With those elements in place that the thy can begin to trust and believe in each other enough to have open, honest communication that strengthens relationships and work together to improve productivity, moving the team towards high quality results.
Doing the Work and Breaking Breading Bread Together Works
“Well no wonder people feel under under appreciated. The past is pressing in with all of these outdated files crammed in to old 4 drawer cabinets, lining every wall in every office. People don’t talk with each other. The left hand does not know what the right hand is doing. There are no organizational structures that support creating synergy.”
-Diana, Operations Director, Regional Economic Development Organization.

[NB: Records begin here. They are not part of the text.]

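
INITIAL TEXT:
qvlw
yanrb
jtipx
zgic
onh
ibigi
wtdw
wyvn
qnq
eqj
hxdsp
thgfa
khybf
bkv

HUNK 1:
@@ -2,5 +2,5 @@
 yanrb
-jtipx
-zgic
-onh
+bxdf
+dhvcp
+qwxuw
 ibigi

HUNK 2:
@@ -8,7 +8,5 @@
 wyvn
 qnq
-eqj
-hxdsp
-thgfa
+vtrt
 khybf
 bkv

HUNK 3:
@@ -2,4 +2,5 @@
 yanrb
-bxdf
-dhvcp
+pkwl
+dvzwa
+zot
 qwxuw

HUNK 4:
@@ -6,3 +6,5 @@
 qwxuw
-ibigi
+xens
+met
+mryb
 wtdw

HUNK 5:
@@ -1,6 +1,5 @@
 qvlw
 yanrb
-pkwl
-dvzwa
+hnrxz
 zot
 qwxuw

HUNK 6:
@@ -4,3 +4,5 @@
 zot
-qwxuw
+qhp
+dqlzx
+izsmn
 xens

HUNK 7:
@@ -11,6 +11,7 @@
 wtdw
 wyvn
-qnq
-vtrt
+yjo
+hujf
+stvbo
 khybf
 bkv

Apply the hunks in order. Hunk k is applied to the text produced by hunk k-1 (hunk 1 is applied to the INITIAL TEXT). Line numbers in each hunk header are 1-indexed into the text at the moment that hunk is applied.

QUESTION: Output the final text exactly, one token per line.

Answer: qvlw
yanrb
hnrxz
zot
qhp
dqlzx
izsmn
xens
met
mryb
wtdw
wyvn
yjo
hujf
stvbo
khybf
bkv

Derivation:
Hunk 1: at line 2 remove [jtipx,zgic,onh] add [bxdf,dhvcp,qwxuw] -> 14 lines: qvlw yanrb bxdf dhvcp qwxuw ibigi wtdw wyvn qnq eqj hxdsp thgfa khybf bkv
Hunk 2: at line 8 remove [eqj,hxdsp,thgfa] add [vtrt] -> 12 lines: qvlw yanrb bxdf dhvcp qwxuw ibigi wtdw wyvn qnq vtrt khybf bkv
Hunk 3: at line 2 remove [bxdf,dhvcp] add [pkwl,dvzwa,zot] -> 13 lines: qvlw yanrb pkwl dvzwa zot qwxuw ibigi wtdw wyvn qnq vtrt khybf bkv
Hunk 4: at line 6 remove [ibigi] add [xens,met,mryb] -> 15 lines: qvlw yanrb pkwl dvzwa zot qwxuw xens met mryb wtdw wyvn qnq vtrt khybf bkv
Hunk 5: at line 1 remove [pkwl,dvzwa] add [hnrxz] -> 14 lines: qvlw yanrb hnrxz zot qwxuw xens met mryb wtdw wyvn qnq vtrt khybf bkv
Hunk 6: at line 4 remove [qwxuw] add [qhp,dqlzx,izsmn] -> 16 lines: qvlw yanrb hnrxz zot qhp dqlzx izsmn xens met mryb wtdw wyvn qnq vtrt khybf bkv
Hunk 7: at line 11 remove [qnq,vtrt] add [yjo,hujf,stvbo] -> 17 lines: qvlw yanrb hnrxz zot qhp dqlzx izsmn xens met mryb wtdw wyvn yjo hujf stvbo khybf bkv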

Two days on the job and Diana’s already weeding out the physical clutter and bringing people together. She rounded up the CEO and all of the senior management team to clear out several offices, packing-up files for the archives and readying the excess, outdated furniture to go to a non-profit resale shop. Everyone pitched-in, felt good about what they did, and enjoyed a well-earned sandwich a cold drink at the end of the day. Diana knows how you build chemistry as a team, through human interaction, shared purpose and direction. Next week they are tackling an office. She’s also starting a series of one-to-one and group meetings to continue to get to know all of the staff and start a norm of cross-pollinating ideas.

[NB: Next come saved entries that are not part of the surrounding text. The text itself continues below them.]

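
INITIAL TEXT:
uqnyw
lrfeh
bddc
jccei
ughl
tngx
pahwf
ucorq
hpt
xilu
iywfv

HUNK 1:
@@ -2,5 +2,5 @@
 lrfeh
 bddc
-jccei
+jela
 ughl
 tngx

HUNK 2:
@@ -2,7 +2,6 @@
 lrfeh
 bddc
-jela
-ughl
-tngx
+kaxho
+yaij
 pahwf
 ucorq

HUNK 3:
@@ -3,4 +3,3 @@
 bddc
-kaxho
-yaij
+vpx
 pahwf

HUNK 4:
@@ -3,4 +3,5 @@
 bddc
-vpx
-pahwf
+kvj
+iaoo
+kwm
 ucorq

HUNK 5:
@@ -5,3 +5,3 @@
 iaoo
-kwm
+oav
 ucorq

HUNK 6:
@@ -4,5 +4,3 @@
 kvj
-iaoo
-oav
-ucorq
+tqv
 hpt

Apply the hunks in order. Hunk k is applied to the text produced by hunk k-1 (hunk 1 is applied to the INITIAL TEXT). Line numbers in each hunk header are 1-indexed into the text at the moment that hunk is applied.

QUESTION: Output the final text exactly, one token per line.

Hunk 1: at line 2 remove [jccei] add [jela] -> 11 lines: uqnyw lrfeh bddc jela ughl tngx pahwf ucorq hpt xilu iywfv
Hunk 2: at line 2 remove [jela,ughl,tngx] add [kaxho,yaij] -> 10 lines: uqnyw lrfeh bddc kaxho yaij pahwf ucorq hpt xilu iywfv
Hunk 3: at line 3 remove [kaxho,yaij] add [vpx] -> 9 lines: uqnyw lrfeh bddc vpx pahwf ucorq hpt xilu iywfv
Hunk 4: at line 3 remove [vpx,pahwf] add [kvj,iaoo,kwm] -> 10 lines: uqnyw lrfeh bddc kvj iaoo kwm ucorq hpt xilu iywfv
Hunk 5: at line 5 remove [kwm] add [oav] -> 10 lines: uqnyw lrfeh bddc kvj iaoo oav ucorq hpt xilu iywfv
Hunk 6: at line 4 remove [iaoo,oav,ucorq] add [tqv] -> 8 lines: uqnyw lrfeh bddc kvj tqv hpt xilu iywfv

Answer: uqnyw
lrfeh
bddc
kvj
tqv
hpt
xilu
iywfv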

Ownership and Accountability is Not Announced it is Earned, Together
“We’ve done a good job building a brand and developing a base, for this project, but we don’t have a long term end goal, and clear strategy. We struggle with knowing what to ask our base advisory board and staff to do. Scattered, ad hoc, limited, and superficial are the words that come to mind, not committed, accountable, focused and effective.”
-Dana, Deputy Director, Statewide Non-Profit
Dana, like David is poised to refocused and recalibrate her loose collective into an effective, finely tuned team. What’s different is her staff and advisory board do trust each other, but they lack a well defined long-term direction and common message to share with their base.
Dana could hold-up in her office to pick a goal and plot path to get her desired results, but she knows that’s not good leadership in this case. Instead we discussed bringing key staff members and influential advisory board members together to decide a very clear goal and a theory of change for how to meet that goal. Once they all know know where they are going, then the group can figure out who should be on the team, the right roles for members to play, etc. People are more likely to do what they decide on than on what someone decides for them.
The First Question to Ask to Develop a High-Performing Team
The first question I get clear about when working with organizations to cultivate high performing teams is “Are you entirely sure you want a high-performing team or are you fine with a somewhat inefficient, friction-prone workgroup that gets stuff done?”
What is it you really want for your people? And are you ready to do the work to get it?